Hace ya una semana que finalizó el Mutua Madrid Open y la sensación es extraña, ya no te levantas por la mañana con ese poco de tensión, o mientras sales de casa piensas con cuántos prosegures discutiré hoy, o debo pillar nosecuantos pelochos y tantos abrigos/polos/jerseys/zapatillas para las necesidades del equipo.
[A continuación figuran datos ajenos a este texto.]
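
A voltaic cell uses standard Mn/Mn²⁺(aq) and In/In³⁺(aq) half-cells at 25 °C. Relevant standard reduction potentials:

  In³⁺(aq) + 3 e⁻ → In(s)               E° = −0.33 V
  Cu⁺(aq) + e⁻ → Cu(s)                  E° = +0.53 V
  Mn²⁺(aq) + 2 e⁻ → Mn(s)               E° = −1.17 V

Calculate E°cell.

+0.84 V

The In³⁺/In couple has the higher E°, so In ion is reduced (cathode) and Mn is oxidized (anode).
E°cell = E°(cathode) − E°(anode) = −0.33 − (−1.17) = +0.84 V.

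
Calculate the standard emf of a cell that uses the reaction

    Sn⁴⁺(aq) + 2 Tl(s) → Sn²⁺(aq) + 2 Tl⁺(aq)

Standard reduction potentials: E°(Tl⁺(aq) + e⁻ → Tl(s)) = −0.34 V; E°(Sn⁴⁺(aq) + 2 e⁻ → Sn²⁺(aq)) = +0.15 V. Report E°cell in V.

+0.49 V

In the reaction as written, Sn⁴⁺(aq) is reduced (cathode) and Tl⁺(aq) is produced by oxidation at the anode.
E°cell = E°(cathode) − E°(anode) = +0.15 − (−0.34) = +0.49 V.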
Todos los chicos y chicas de taquillas han sido encantadores. Yo no estuve mucho en taquillas, pero cuando fui por allí reconozco que el ambiente era fantástico y los clientes recibían un gran trato (aprende Corte Inglés). Las anécdotas también fueron graciosas, como las que me contaron, un guiri revendiendo entradas al que le pilla la policía, unas devoluciones curiosas, unos reventas, la inundación, los fanáticos de Rafa… pero, lo mejor, fue ver en vivo y en directo cómo nuestros taquilleros hablan inglés con los clientes, lo mejor, conseguían entenderse. Gran parte del éxito del torneo son los clientes que van a comprar entradas y son atendidos por este grupo de personas de incalculable valor. Varios días no pudieron ir a comer para no dejar abandonado su puesto (lo sé porque les llevé la comida un día y discutí con dos prosegures y un adecco), un gran detalle por su parte. Una cosita más, sus jefas también merecen que se reconozca su gran labor.
La verdad es que el torneo son diez días muy intensos, con momentos buenos y otros no tan buenos; aunque si lo piensas fríamente los malos son hasta graciosos. Personalmente, tuve de ambos, alguno malo fue la gracia que nos hizo que se cayera el sistema en las oficinas el domingo y un comercial pidiendo entradas para Ambilamp; otro fue no encontrar la talla para todos los chicos de taquillas.
El momento malo, malísimo, más destacado fue mi visita al Samur. Tuve una bajada de tensión. Y ahora lo más gracioso, la ambulancia de Quirón no me quería atender porque era sólo para jugadores!!! Claro, yo muriéndome y ellos pidiéndome el recibo del pago de la cuota anual a ATP. Finalmente me atendió el Samur, y como se debe sacar lo gracioso y positivo del asunto, poniendo siempre una sonrisa y chupándote un huevo todo, lo mejor fue que me dieron gratis clonazepam!!!!!
No todo va a ser malo. También están los mejores momentos, los inolvidables, y los que se deben recordar. Uno de ellos fue cómo el viernes, ya pasadas las doce, es decir sábado de madrugada, varios taquilleros me cantaron el cumpleaños en el punto de información. Muchas gracias. Relacionado con esto, más tarde, por la mañana, mis compañeros entraron en el despacho con una tarta y me volvieron a cantar por mi cumpleaños. Una gran imagen.
Otro buen recuerdo fue ir repartiendo por los despachos golosinas a cada compañero, y, guardar un montón para todos los taquilleros, que espero disfrutaseis mucho en taquillas y stand.
Para terminar, he dejado el mejor recuerdo: la entrega de premios. Acontecimiento que casi cerró el torneo orquestado por Patri y Gema, que como maestras de ceremonias no tienen igual. Premios ocurrentes y acertados, para recordar todos. Y yo enormemente agradecido por recibir Mister Contactos.